Hacker News new | ask | show | jobs
by whalesalad 852 days ago
> You need an IKV account and a provisioned key-value store to start using IKV in production. Why? IKV is an embedded database which is built on top of a persistent stand-alone data layer (which needs resource allocation). To provision (provisioning time is usually less than 12 hrs)

This seems counterintuitive to an embedded store. Potentially 12 hour provisioning time is also wild.

2 comments

I’m guessing the 12hr provisioning time is because this is super early stage and there’s no self-serve interface available yet to provision it yourself?

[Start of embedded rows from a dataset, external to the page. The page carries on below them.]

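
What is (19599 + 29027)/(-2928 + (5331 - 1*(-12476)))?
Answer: 48626/14879 ≈ 3.2681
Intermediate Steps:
(19599 + 29027)/(-2928 + (5331 - 1*(-12476))) = 48626/(-2928 + (5331 + 12476)) = 48626/(-2928 + 17807) = 48626/14879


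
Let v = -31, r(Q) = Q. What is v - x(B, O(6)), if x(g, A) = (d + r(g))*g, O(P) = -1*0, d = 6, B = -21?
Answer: -346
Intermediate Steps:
O(P) = 0
x(g, A) = g*(6 + g) (x(g, A) = (6 + g)*g = g*(6 + g))
v - x(B, O(6)) = -31 - (-21)*(6 - 21) = -31 - (-21)*(-15) = -31 - 1*315 = -31 - 315 = -346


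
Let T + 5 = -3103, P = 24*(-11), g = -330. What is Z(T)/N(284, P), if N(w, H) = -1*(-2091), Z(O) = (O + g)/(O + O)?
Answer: 191/722092 ≈ 0.00026451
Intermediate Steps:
P = -264
T = -3108 (T = -5 - 3103 = -3108)
Z(O) = (-330 + O)/(2*O) (Z(O) = (O - 330)/(O + O) = (-330 + O)/((2*O)) = (-330 + O)*(1/(2*O)) = (-330 + O)/(2*O))
N(w, H) = 2091
Z(T)/N(284, P) = ((½)*(-330 - 3108)/(-3108))/2091 = ((½)*(-1/3108)*(-3438))*(1/2091) = (573/1036)*(1/2091) = 191/722092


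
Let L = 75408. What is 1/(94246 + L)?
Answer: 1/169654 ≈ 5.8943e-6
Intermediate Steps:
1/(94246 + L) = 1/(94246 + 75408) = 1/169654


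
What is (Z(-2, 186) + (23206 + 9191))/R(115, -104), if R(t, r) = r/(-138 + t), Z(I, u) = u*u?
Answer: 1540839/104 ≈ 14816.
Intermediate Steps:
Z(I, u) = u²
(Z(-2, 186) + (23206 + 9191))/R(115, -104) = (186² + (23206 + 9191))/((-104/(-138 + 115))) = (34596 + 32397)/((-104/(-23))) = 66993/((-104*(-1/23))) = 66993/(104/23) = 66993*(23/104) = 1540839/104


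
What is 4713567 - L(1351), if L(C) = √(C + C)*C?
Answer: 4713567 - 1351*√2702 ≈ 4.6433e+6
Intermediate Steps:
L(C) = √2*C^(3/2) (L(C) = √(2*C)*C = (√2*√C)*C = √2*C^(3/2))
4713567 - L(1351) = 4713567 - √2*1351^(3/2) = 4713567 - √2*1351*√1351 = 4713567 - 1351*√2702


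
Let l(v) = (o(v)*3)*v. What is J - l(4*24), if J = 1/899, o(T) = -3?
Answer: 776737/899 ≈ 864.00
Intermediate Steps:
J = 1/899 ≈ 0.0011123
l(v) = -9*v (l(v) = (-3*3)*v = -9*v)
J - l(4*24) = 1/899 - (-9)*4*24 = 1/899 - (-9)*96 = 1/899 - 1*(-864) = 1/899 + 864 = 776737/899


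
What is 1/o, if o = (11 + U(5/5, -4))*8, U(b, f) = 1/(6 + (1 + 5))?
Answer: 3/266 ≈ 0.011278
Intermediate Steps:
U(b, f) = 1/12 (U(b, f) = 1/(6 + 6) = 1/12)
o = 266/3 (o = (11 + 1/12)*8 = (133/12)*8 = 266/3 ≈ 88.667)
1/o = 1/(266/3) = 3/266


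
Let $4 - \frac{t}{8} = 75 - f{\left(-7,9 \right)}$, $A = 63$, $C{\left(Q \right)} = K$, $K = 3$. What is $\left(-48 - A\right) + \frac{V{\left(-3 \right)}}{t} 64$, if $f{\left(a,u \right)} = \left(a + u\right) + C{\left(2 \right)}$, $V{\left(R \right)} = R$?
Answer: $- \frac{1217}{11} \approx -110.64$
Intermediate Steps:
$C{\left(Q \right)} = 3$
$f{\left(a,u \right)} = 3 + a + u$ ($f{\left(a,u \right)} = \left(a + u\right) + 3 = 3 + a + u$)
$t = -528$ ($t = 32 - 8 \left(75 - \left(3 - 7 + 9\right)\right) = 32 - 8 \left(75 - 5\right) = 32 - 560 = -528$)
$\left(-48 - A\right) + \frac{V{\left(-3 \right)}}{t} 64 = \left(-48 - 63\right) + - \frac{3}{-528} \cdot 64 = \left(-48 - 63\right) + \left(-3\right) \left(- \frac{1}{528}\right) 64 = -111 + \frac{1}{176} \cdot 64 = -111 + \frac{4}{11} = - \frac{1217}{11}$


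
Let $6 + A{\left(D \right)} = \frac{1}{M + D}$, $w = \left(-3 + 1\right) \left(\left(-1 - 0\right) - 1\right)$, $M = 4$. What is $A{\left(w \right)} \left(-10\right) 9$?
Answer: $\frac{2115}{4} \approx 528.75$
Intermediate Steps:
$w = 4$ ($w = - 2 \left(\left(-1 + 0\right) - 1\right) = - 2 \left(-1 - 1\right) = \left(-2\right) \left(-2\right) = 4$)
$A{\left(D \right)} = -6 + \frac{1}{4 + D}$
$A{\left(w \right)} \left(-10\right) 9 = \frac{-23 - 24}{4 + 4} \left(-10\right) 9 = \frac{-23 - 24}{8} \left(-10\right) 9 = \frac{1}{8} \left(-47\right) \left(-10\right) 9 = \left(- \frac{47}{8}\right) \left(-10\right) 9 = \frac{235}{4} \cdot 9 = \frac{2115}{4}$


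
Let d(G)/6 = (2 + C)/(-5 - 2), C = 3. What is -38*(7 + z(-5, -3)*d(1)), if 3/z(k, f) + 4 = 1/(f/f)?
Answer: -3002/7 ≈ -428.86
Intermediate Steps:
z(k, f) = -1 (z(k, f) = 3/(-4 + 1/(f/f)) = 3/(-4 + 1/1) = 3/(-4 + 1) = 3/(-3) = 3*(-⅓) = -1)
d(G) = -30/7 (d(G) = 6*((2 + 3)/(-5 - 2)) = 6*(5/(-7)) = 6*(5*(-⅐)) = 6*(-5/7) = -30/7)
-38*(7 + z(-5, -3)*d(1)) = -38*(7 - 1*(-30/7)) = -38*(7 + 30/7) = -38*79/7 = -3002/7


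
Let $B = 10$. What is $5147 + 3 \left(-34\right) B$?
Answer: $4127$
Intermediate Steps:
$5147 + 3 \left(-34\right) B = 5147 + 3 \left(-34\right) 10 = 5147 - 1020 = 4127$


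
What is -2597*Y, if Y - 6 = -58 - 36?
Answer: 228536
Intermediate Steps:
Y = -88 (Y = 6 + (-58 - 36) = 6 - 94 = -88)
-2597*Y = -2597*(-88) = 228536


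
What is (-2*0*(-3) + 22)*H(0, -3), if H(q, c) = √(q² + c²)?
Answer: 66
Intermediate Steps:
H(q, c) = √(c² + q²)
(-2*0*(-3) + 22)*H(0, -3) = (-2*0*(-3) + 22)*√((-3)² + 0²) = (0*(-3) + 22)*√(9 + 0) = (0 + 22)*√9 = 22*3 = 66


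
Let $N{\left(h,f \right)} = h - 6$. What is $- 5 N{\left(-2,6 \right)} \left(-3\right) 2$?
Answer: $-240$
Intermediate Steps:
$N{\left(h,f \right)} = -6 + h$ ($N{\left(h,f \right)} = h - 6 = -6 + h$)
$- 5 N{\left(-2,6 \right)} \left(-3\right) 2 = - 5 \left(-6 - 2\right) \left(-3\right) 2 = \left(-5\right) \left(-8\right) \left(-3\right) 2 = 40 \left(-3\right) 2 = \left(-120\right) 2 = -240$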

In the larger picture I’m trying and failing to imagine the niche for the eventual product but that could be a lack of familiarity or imagination on my part. I’m guessing the OP is part of the team that’s working on this? If so, maybe you could elaborate on what specific problem this is solving? Additionally is there any possibility of self-hosting? Since writes do obviously involve network traffic, they’ll almost certainly be faster over a 6’ 10-Gbit SFP cable to the pool of NVMe drives sitting in the rack here.

Also, since the use case sounds like “datasets that can’t fit in RAM”, what’s the cold start latency like? Say I’ve pushed 10TB of data into IKV. How much does a given new node have to pull down into local storage before it can start reading from (potentially a shard of) the data?

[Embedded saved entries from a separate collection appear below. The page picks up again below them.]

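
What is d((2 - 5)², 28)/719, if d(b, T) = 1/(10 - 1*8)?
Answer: 1/1438 ≈ 0.00069541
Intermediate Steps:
d(b, T) = ½ (d(b, T) = 1/(10 - 8) = 1/2 = ½)
d((2 - 5)², 28)/719 = (½)/719 = (½)*(1/719) = 1/1438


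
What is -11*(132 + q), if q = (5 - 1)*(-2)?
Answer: -1364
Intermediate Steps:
q = -8 (q = 4*(-2) = -8)
-11*(132 + q) = -11*(132 - 8) = -11*124 = -1364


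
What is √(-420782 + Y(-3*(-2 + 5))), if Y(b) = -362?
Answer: 2*I*√105286 ≈ 648.96*I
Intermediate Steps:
√(-420782 + Y(-3*(-2 + 5))) = √(-420782 - 362) = √(-421144) = 2*I*√105286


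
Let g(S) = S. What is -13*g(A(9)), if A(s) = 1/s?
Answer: -13/9 ≈ -1.4444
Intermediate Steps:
-13*g(A(9)) = -13/9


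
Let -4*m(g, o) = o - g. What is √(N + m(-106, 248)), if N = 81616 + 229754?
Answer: √1245126/2 ≈ 557.93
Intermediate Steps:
m(g, o) = -o/4 + g/4 (m(g, o) = -(o - g)/4 = -o/4 + g/4)
N = 311370
√(N + m(-106, 248)) = √(311370 + (-¼*248 + (¼)*(-106))) = √(311370 + (-62 - 53/2)) = √(311370 - 177/2) = √(622563/2) = √1245126/2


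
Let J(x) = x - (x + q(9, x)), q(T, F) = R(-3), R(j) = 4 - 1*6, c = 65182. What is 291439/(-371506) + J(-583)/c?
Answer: -9497916943/12107752046 ≈ -0.78445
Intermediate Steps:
R(j) = -2 (R(j) = 4 - 6 = -2)
q(T, F) = -2
J(x) = 2 (J(x) = x - (x - 2) = x - (-2 + x) = x + (2 - x) = 2)
291439/(-371506) + J(-583)/c = 291439/(-371506) + 2/65182 = 291439*(-1/371506) + 2*(1/65182) = -291439/371506 + 1/32591 = -9497916943/12107752046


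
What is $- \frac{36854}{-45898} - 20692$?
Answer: $- \frac{474842281}{22949} \approx -20691.0$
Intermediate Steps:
$- \frac{36854}{-45898} - 20692 = \left(-36854\right) \left(- \frac{1}{45898}\right) - 20692 = \frac{18427}{22949} - 20692 = - \frac{474842281}{22949}$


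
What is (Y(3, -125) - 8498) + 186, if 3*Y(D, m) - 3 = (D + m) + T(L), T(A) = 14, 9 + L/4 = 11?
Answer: -8347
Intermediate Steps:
L = 8 (L = -36 + 4*11 = -36 + 44 = 8)
Y(D, m) = 17/3 + D/3 + m/3 (Y(D, m) = 1 + ((D + m) + 14)/3 = 1 + (14 + D + m)/3 = 1 + (14/3 + D/3 + m/3) = 17/3 + D/3 + m/3)
(Y(3, -125) - 8498) + 186 = ((17/3 + (⅓)*3 + (⅓)*(-125)) - 8498) + 186 = ((17/3 + 1 - 125/3) - 8498) + 186 = (-35 - 8498) + 186 = -8533 + 186 = -8347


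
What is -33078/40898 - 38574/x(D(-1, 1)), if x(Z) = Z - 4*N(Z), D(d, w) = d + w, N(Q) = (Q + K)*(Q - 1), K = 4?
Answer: -394532175/163592 ≈ -2411.7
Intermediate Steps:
N(Q) = (-1 + Q)*(4 + Q) (N(Q) = (Q + 4)*(Q - 1) = (4 + Q)*(-1 + Q) = (-1 + Q)*(4 + Q))
x(Z) = 16 - 11*Z - 4*Z**2 (x(Z) = Z - 4*(-4 + Z**2 + 3*Z) = Z + (16 - 12*Z - 4*Z**2) = 16 - 11*Z - 4*Z**2)
-33078/40898 - 38574/x(D(-1, 1)) = -33078/40898 - 38574/(16 - 11*(-1 + 1) - 4*(-1 + 1)**2) = -33078*1/40898 - 38574/(16 - 11*0 - 4*0**2) = -16539/20449 - 38574/(16 + 0 - 4*0) = -16539/20449 - 38574/(16 + 0 + 0) = -16539/20449 - 38574/16 = -16539/20449 - 38574*1/16 = -16539/20449 - 19287/8 = -394532175/163592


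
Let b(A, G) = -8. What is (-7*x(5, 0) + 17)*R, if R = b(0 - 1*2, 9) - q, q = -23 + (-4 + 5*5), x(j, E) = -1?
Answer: -144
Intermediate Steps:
q = -2 (q = -23 + (-4 + 25) = -23 + 21 = -2)
R = -6 (R = -8 - 1*(-2) = -8 + 2 = -6)
(-7*x(5, 0) + 17)*R = (-7*(-1) + 17)*(-6) = (7 + 17)*(-6) = 24*(-6) = -144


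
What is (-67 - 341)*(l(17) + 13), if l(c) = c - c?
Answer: -5304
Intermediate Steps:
l(c) = 0
(-67 - 341)*(l(17) + 13) = (-67 - 341)*(0 + 13) = -408*13 = -5304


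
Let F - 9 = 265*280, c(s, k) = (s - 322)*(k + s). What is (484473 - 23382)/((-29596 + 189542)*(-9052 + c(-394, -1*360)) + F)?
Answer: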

Correct, we are super early so there is no self-serve yet.

The primary usecase for this is serving features for ML inference (since eventual consistency is ok and sacrificing write latency for reads is a fair tradeoff). Right now, this is done by using a traditional client-server DB at the moment (Redis/DynamoDB/etc) - or if you're a big tech company that cares about latency you can implement this on your own (https://doordash.engineering/2022/05/03/how-we-applied-clien...).

As far as self-hosting goes - yes writes will be definitely faster. IKV is fully open source so we're not opposed to it, just haven't figured out the details yet (since self hosting will mostly be useful to very large usecase)

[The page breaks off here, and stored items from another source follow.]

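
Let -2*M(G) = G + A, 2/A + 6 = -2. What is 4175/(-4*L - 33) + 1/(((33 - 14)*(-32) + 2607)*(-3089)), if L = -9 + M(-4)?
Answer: -51560506861/67924021 ≈ -759.09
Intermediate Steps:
A = -¼ (A = 2/(-6 - 2) = 2/(-8) = 2*(-⅛) = -¼ ≈ -0.25000)
M(G) = ⅛ - G/2 (M(G) = -(G - ¼)/2 = -(-¼ + G)/2 = ⅛ - G/2)
L = -55/8 (L = -9 + (⅛ - ½*(-4)) = -9 + (⅛ + 2) = -9 + 17/8 = -55/8 ≈ -6.8750)
4175/(-4*L - 33) + 1/(((33 - 14)*(-32) + 2607)*(-3089)) = 4175/(-4*(-55/8) - 33) + 1/(((33 - 14)*(-32) + 2607)*(-3089)) = 4175/(55/2 - 33) - 1/3089/(19*(-32) + 2607) = 4175/(-11/2) - 1/3089/(-608 + 2607) = 4175*(-2/11) - 1/3089/1999 = -8350/11 + (1/1999)*(-1/3089) = -8350/11 - 1/6174911 = -51560506861/67924021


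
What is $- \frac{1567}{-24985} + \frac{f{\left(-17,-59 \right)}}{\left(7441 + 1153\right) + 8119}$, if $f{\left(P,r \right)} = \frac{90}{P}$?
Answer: $\frac{49218773}{788751465} \approx 0.062401$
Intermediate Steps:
$- \frac{1567}{-24985} + \frac{f{\left(-17,-59 \right)}}{\left(7441 + 1153\right) + 8119} = - \frac{1567}{-24985} + \frac{90 \frac{1}{-17}}{\left(7441 + 1153\right) + 8119} = \left(-1567\right) \left(- \frac{1}{24985}\right) + \frac{90 \left(- \frac{1}{17}\right)}{8594 + 8119} = \frac{1567}{24985} - \frac{90}{17 \cdot 16713} = \frac{1567}{24985} - \frac{10}{31569} = \frac{49218773}{788751465}$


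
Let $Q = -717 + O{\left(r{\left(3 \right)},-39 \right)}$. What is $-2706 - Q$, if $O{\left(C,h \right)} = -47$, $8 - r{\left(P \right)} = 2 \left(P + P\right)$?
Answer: $-1942$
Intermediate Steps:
$r{\left(P \right)} = 8 - 4 P$ ($r{\left(P \right)} = 8 - 2 \left(P + P\right) = 8 - 2 \cdot 2 P = 8 - 4 P$)
$Q = -764$ ($Q = -717 - 47 = -764$)
$-2706 - Q = -2706 - -764 = -2706 + 764 = -1942$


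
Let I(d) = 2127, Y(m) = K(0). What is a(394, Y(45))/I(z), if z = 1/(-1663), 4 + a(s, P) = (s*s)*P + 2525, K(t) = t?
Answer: 2521/2127 ≈ 1.1852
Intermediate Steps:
Y(m) = 0
a(s, P) = 2521 + P*s² (a(s, P) = -4 + ((s*s)*P + 2525) = -4 + (s²*P + 2525) = -4 + (P*s² + 2525) = -4 + (2525 + P*s²) = 2521 + P*s²)
z = -1/1663 ≈ -0.00060132
a(394, Y(45))/I(z) = (2521 + 0*394²)/2127 = (2521 + 0*155236)*(1/2127) = (2521 + 0)*(1/2127) = 2521*(1/2127) = 2521/2127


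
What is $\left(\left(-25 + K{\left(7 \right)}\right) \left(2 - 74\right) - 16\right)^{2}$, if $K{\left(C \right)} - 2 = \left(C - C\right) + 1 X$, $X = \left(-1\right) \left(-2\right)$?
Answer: $2238016$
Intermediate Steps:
$X = 2$
$K{\left(C \right)} = 4$ ($K{\left(C \right)} = 2 + \left(\left(C - C\right) + 1 \cdot 2\right) = 2 + \left(0 + 2\right) = 2 + 2 = 4$)
$\left(\left(-25 + K{\left(7 \right)}\right) \left(2 - 74\right) - 16\right)^{2} = \left(\left(-25 + 4\right) \left(2 - 74\right) - 16\right)^{2} = \left(\left(-21\right) \left(-72\right) - 16\right)^{2} = \left(1512 - 16\right)^{2} = 1496^{2} = 2238016$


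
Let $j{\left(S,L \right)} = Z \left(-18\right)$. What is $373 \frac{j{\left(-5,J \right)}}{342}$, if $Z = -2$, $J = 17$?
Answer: $\frac{746}{19} \approx 39.263$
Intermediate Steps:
$j{\left(S,L \right)} = 36$ ($j{\left(S,L \right)} = \left(-2\right) \left(-18\right) = 36$)
$373 \frac{j{\left(-5,J \right)}}{342} = 373 \cdot \frac{36}{342} = 373 \cdot 36 \cdot \frac{1}{342} = 373 \cdot \frac{2}{19} = \frac{746}{19}$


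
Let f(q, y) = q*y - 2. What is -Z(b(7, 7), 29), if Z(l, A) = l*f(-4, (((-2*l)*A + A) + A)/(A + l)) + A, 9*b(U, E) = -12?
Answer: -14381/249 ≈ -57.755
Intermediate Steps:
b(U, E) = -4/3 (b(U, E) = (⅑)*(-12) = -4/3)
f(q, y) = -2 + q*y
Z(l, A) = A + l*(-2 - 4*(2*A - 2*A*l)/(A + l)) (Z(l, A) = l*(-2 - 4*(((-2*l)*A + A) + A)/(A + l)) + A = l*(-2 - 4*((-2*A*l + A) + A)/(A + l)) + A = l*(-2 - 4*((A - 2*A*l) + A)/(A + l)) + A = l*(-2 - 4*(2*A - 2*A*l)/(A + l)) + A = A + l*(-2 - 4*(2*A - 2*A*l)/(A + l)))
-Z(b(7, 7), 29) = -(29*(29 - 4/3) + 2*(-4/3)*(-1*29 - 1*(-4/3) + 4*29*(-1 - 4/3)))/(29 - 4/3) = -(29*(83/3) + 2*(-4/3)*(-29 + 4/3 + 4*29*(-7/3)))/83/3 = -3*(2407/3 + 2*(-4/3)*(-29 + 4/3 - 812/3))/83 = -3*(2407/3 + 2*(-4/3)*(-895/3))/83 = -3*(2407/3 + 7160/9)/83 = -3*14381/(83*9) = -1*14381/249 = -14381/249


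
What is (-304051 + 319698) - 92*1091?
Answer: -84725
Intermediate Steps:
(-304051 + 319698) - 92*1091 = 15647 - 100372 = -84725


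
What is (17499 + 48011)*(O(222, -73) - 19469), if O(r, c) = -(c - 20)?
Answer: -1269321760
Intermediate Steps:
O(r, c) = 20 - c (O(r, c) = -(-20 + c) = 20 - c)
(17499 + 48011)*(O(222, -73) - 19469) = (17499 + 48011)*((20 - 1*(-73)) - 19469) = 65510*((20 + 73) - 19469) = 65510*(93 - 19469) = 65510*(-19376) = -1269321760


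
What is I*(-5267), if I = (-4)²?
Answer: -84272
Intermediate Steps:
I = 16
I*(-5267) = 16*(-5267) = -84272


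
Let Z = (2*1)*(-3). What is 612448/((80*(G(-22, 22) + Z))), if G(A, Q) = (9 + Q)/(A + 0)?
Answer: -842116/815 ≈ -1033.3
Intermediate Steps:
G(A, Q) = (9 + Q)/A
Z = -6 (Z = 2*(-3) = -6)
612448/((80*(G(-22, 22) + Z))) = 612448/((80*((9 + 22)/(-22) - 6))) = 612448/((80*(-1/22*31 - 6))) = 612448/((80*(-31/22 - 6))) = 612448/((80*(-163/22))) = 612448/(-6520/11) = 612448*(-11/6520) = -842116/815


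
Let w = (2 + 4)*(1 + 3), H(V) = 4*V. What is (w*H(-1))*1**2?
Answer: -96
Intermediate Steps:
w = 24 (w = 6*4 = 24)
(w*H(-1))*1**2 = (24*(4*(-1)))*1**2 = (24*(-4))*1 = -96*1 = -96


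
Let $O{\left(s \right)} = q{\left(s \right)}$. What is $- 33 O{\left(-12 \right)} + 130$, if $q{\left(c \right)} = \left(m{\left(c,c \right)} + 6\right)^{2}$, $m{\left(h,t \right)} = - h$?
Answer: $-10562$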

At the core, we use in-memory hashmaps that reference memory-mapped files. So, when a dataset doesn't fit in RAM - it spills to disk automatically.

Cold start - the database is seeded with a "base image", that is built periodically by the backend. That's how a user can add new nodes to their cluster, and still avoid any RPCs.

That being said, if you don't have 10TB of disk, you have to partition IKV (and by extension your application). We support partitioning by allowing documents (the data) to declare partitioning keys. If one shard/partition cannot fit on disk - the store won't startup.

Its a managed embedded-store, ie someone can write data, forget about it, come back in a month with new hardware and still access all their data. You can't do that with a traditional embedded store (ex. rocksdb or a local redis instance)

There are data pipelines behind the scenes to distribute writes to the embedded store which needs some provisioning time. And yes we are super early.